Sabemos por Freud que o que determina a fonte da pulsão, uma zona erógena, é a relação do sujeito com seus objetos primários, os quais o mais freqüentemente são constituídos por seus pais, especialmente a mãe que se ocupa dos cuidados fundamentais, de modo que não é difícil supor a importância da mãe para um ser que por suas características de incompletude é jogado no mundo em estado de desamparo psíquico e motriz. Daí  que  quando  Freud  fala  em  vivências mais antigas, ele está falando das experiências vividas com o Outro maiúsculo que o introduziu na linguagem, pois a condição do sujeito depende do que se desenvolve no Outro, em A . Quando Freud fala no Furcht, no medo do surgimento desta compulsão demoníaca, ele usa para 'surgimento' a palavra Auftreten, a qual se tem este sentido de 'entrar em cena', também conota a violência de um 'arrombamento feito com os pés', daí que não é à toa que o fantasma que tende a aparecer, como nos dizia Freud, através de uma cena, pareça sempre tão assustador. 

Lacan nos diz, utilizando-se do esquema R, que o fantasma resulta de uma dobra do simbólico sobre o imaginário, mas este não é o lugar onde melhor se pode observar a eficácia do simbólico. De certo modo, nesta dobra o simbólico se submete ao imaginário. O espaço onde aparece a eficácia do simbólico - e agora já não nos basta a topologia do esquema R, precisamos do recurso da topologia dos nós, especialmente do nó borromeu - o espaço onde veremos aparecer esta eficácia, é no limite do real, como nos lembrou Isidoro Vegh  na última Lacano.
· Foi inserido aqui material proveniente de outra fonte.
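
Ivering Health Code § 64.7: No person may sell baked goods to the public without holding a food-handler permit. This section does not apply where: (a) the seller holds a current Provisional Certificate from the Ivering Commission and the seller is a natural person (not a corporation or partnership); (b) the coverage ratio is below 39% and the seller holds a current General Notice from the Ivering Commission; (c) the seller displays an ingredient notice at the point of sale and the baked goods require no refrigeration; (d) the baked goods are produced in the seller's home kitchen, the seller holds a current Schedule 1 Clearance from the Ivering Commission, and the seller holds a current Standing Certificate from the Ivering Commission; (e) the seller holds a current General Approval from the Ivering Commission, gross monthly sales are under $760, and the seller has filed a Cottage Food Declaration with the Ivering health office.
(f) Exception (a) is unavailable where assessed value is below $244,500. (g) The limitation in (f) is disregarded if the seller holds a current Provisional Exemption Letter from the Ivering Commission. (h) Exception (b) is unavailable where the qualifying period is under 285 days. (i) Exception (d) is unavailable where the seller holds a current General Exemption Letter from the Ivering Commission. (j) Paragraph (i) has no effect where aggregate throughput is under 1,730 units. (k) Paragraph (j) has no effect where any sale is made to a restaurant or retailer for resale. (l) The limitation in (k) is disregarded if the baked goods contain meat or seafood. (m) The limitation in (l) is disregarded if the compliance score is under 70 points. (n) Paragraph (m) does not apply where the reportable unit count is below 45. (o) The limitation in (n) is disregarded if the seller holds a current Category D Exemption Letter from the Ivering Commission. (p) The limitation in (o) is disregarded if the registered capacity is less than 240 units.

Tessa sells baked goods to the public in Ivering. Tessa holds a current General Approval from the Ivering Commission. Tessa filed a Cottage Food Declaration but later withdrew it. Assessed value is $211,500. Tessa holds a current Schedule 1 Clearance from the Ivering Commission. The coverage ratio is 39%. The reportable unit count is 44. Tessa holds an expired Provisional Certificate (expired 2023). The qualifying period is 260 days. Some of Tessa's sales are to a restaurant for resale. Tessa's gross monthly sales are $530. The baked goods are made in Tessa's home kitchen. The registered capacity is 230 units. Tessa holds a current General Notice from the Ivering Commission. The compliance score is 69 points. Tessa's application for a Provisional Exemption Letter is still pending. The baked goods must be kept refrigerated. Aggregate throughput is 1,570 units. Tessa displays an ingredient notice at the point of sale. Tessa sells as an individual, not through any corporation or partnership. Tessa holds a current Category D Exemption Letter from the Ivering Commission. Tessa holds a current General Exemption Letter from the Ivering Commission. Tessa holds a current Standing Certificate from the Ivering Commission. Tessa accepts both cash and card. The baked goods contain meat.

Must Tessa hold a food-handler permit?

Exception (a) requires that the seller holds a current Provisional Certificate from the Ivering Commission; but no current Provisional Certificate is held, so (a) is unavailable.
Exception (b) fails — the coverage ratio is 39%, not below 39%.
Exception (c) does not apply: the baked goods require refrigeration.
All of (d)'s requirements are met (the baked goods are home-kitchen produced; a current Schedule 1 Clearance is held; a current Standing Certificate is held). As to paragraphs (i)–(p): (i) operates (a current General Exemption Letter is held), but is itself disapplied by (j): (j) operates against (i): aggregate throughput is 1,570 units, under the 1,730 units limit. (k) is engaged (some sales are to a restaurant for resale), but is itself disapplied by (l): (l) is engaged — the baked goods contain meat. (m) would limit (l) — the compliance score is 69 points, under the 70 points limit — but (n) sets (m) aside: (n) is engaged — the reportable unit count is 44, below the 45 limit. (o) is triggered (a current Category D Exemption Letter is held), but is itself disapplied by (p): (p) operates against (o): the registered capacity is 230 units, less than the 240 units limit. So (d) applies.
Exception (e) does not apply: the Cottage Food Declaration was withdrawn.

No — exception (d) applies; Tessa is not required to hold a food-handler permit.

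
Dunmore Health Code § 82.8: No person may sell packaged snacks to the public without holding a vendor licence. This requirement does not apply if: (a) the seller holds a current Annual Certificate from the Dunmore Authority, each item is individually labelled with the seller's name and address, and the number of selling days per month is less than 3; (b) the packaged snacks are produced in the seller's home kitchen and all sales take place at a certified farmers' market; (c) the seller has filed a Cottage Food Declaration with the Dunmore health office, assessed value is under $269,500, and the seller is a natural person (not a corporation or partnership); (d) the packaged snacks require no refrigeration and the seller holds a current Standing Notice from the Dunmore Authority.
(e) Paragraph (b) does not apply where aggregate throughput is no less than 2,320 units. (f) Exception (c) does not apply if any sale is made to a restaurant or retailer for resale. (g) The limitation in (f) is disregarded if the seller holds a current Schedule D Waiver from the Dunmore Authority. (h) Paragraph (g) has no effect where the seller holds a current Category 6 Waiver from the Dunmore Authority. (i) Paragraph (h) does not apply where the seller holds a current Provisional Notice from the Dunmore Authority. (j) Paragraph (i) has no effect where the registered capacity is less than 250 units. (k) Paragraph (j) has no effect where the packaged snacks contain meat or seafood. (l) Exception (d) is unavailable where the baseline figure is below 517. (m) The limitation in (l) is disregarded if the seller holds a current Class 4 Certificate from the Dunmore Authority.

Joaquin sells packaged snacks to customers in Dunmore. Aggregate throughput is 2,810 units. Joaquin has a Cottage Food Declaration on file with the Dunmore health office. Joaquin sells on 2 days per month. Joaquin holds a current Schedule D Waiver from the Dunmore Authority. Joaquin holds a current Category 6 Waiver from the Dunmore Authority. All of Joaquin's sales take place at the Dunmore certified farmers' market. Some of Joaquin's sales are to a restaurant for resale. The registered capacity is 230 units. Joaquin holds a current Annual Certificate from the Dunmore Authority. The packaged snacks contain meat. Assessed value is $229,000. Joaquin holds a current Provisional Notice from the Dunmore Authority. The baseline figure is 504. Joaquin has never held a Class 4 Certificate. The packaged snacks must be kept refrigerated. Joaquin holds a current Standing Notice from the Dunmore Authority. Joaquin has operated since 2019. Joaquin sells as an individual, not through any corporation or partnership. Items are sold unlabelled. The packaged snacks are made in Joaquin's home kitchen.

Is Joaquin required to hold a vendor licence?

Exception (a) does not apply: items are sold unlabelled.
Exception (b)'s conditions are all satisfied: the packaged snacks are home-kitchen produced; all sales are at a certified farmers' market. But: (e) operates against (b): aggregate throughput is 2,810 units, meeting the 2,320 units threshold. (b) is therefore removed.
Exception (c) is satisfied on its face — a Cottage Food Declaration is on file; assessed value is $229,000, under the $269,500 limit; the seller is a natural person. Under paragraphs (f)–(k): (f) applies (some sales are to a restaurant for resale), but yields to (g): (g) operates against (f): a current Schedule D Waiver is held. (h) would limit (g) — a current Category 6 Waiver is held — but (i) sets (h) aside: (i) operates against (h): a current Provisional Notice is held. (j) is triggered (the registered capacity is 230 units, less than the 250 units limit), but is overridden by (k): (k) operates against (j): the packaged snacks contain meat. (c) remains available.
Exception (d) fails — the packaged snacks require refrigeration.

No — exception (c) applies; Joaquin is not required to hold a vendor licence.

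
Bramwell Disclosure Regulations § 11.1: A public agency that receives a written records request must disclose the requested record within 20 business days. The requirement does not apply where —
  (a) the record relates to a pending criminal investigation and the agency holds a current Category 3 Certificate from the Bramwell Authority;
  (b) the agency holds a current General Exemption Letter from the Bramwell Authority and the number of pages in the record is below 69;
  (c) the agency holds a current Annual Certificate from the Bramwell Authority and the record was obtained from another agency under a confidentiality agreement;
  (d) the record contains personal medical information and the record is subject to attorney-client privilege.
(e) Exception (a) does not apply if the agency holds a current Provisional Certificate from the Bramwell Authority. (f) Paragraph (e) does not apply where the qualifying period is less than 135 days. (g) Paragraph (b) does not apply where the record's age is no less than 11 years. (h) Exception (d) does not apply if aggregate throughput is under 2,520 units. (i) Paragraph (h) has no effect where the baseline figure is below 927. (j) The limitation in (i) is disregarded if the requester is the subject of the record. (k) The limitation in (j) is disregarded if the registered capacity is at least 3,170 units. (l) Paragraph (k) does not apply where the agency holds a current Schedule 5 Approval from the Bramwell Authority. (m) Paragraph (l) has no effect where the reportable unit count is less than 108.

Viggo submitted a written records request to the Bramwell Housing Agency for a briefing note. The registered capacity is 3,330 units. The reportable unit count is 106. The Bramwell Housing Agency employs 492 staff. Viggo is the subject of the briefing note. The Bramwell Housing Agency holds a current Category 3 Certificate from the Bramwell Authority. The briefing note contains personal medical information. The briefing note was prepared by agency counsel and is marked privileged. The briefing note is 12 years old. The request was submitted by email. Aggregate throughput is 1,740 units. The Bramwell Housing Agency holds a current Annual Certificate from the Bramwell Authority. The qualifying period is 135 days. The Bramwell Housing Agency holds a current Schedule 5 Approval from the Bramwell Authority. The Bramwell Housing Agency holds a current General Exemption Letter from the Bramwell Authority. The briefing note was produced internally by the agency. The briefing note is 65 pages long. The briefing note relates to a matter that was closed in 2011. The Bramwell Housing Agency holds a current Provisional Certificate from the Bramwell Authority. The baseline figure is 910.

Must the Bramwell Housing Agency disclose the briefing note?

No — exception (d) applies; the Bramwell Housing Agency is not required to disclose the briefing note.

Exception (a) fails — the briefing note relates to a closed matter.
Exception (b): a current General Exemption Letter is held; the number of pages in the record is 65, below the 69 limit — every condition holds. But: (g) operates against (b): the record's age is 12 years, meeting the 11 years threshold. (b) is therefore removed.
Exception (c) fails — the briefing note was produced internally.
All of (d)'s requirements are met (the briefing note contains personal medical information; the briefing note is privileged). Under paragraphs (h)–(m): (h) would limit (d) — aggregate throughput is 1,740 units, under the 2,520 units limit — but (i) sets (h) aside: (i) is triggered — the baseline figure is 910, below the 927 limit. (j) applies (Viggo is the subject of the briefing note), but is overridden by (k): (k) operates against (j): the registered capacity is 3,330 units, meeting the 3,170 units threshold. (l) would limit (k) — a current Schedule 5 Approval is held — but (m) sets (l) aside: (m) operates against (l): the reportable unit count is 106, less than the 108 limit. (d) remains available.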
Se o registro do imaginário contribui em muito para a produção fantasmática, convém lembrar que não é neste registro que ele se situa. A consistência do imaginário se define como um fora do gozo fálico, gozo este que estaria no limite do simbólico com o real. E este real, por sua vez ex-siste ao sentido que se situa no limite do simbólico com o imaginário. Pois bem, se o imaginário consiste como não gozo, e o real é o que exsiste ao sentido, é o o que está fora do sentido, o que resta ao simbólico? Lacan é claro na resposta: por exclusão, um buraco! Um buraco como aquele, por exemplo, que se abriu no meio da noite para a jovem senhora, permitindo-lhe reconhecer um sintoma. Por outro lado, sendo o simbólico o registro que dá conta da linguagem, podemos nos perguntar por que sua eficácia está no limite com o real e não no limite com o imaginário? Acredito que a resposta a esta pergunta pode ajudar na delucidação do por que às vezes o analista se defronta com algo duro como uma rocha. 

Quando o analista envereda em direção ao imaginário, por força do sentido a atravessar, ele precisa estar estruturado em torno a um saber, a um saber sabido diria, um saber que compreenda este sentido, um saber característico do discurso da universidade, o qual, ainda que produza um barramento no sujeito, ainda que lhe produza um buraco, este buraco buscará apenas ser preenchido por mais saber. Por outro lado, quando envereda em direção ao real, é o significante que dita o procedimento, justamente o significante fundamental que por ser desprovido de sentido vem se propor como interveniente no gozo que aparece nesta lúnula. É  possível que quando o analista esteja preocupado com a 'cura', esta preocupação o faça enveredar pelo lado do imaginário, enquanto que ocupado pelo desejo do analista ele pode dedicar sua atenção flutuante a estes stoiceion  - esta agulha que Aristóteles retira dos relógios solares - os quais, ao sobrenadar ao discurso, sempre servem para dar alguma indicação, uma indicação menos assustadora da função fantasmática dos restos reprimidos de suas vivências mais antigas.

O problema é que a ação cinzeladora do significante exige uma paciência, uma geduld dos infernos. Assim que a repetição que se aferra a um gozo, é a repetição que desconsidera a força do significante. Quando Tancredo trespassa sua amada Clorinda, ele o faz sempre por engano, e se enganará sempre enquanto não reconhecer a importância do falo.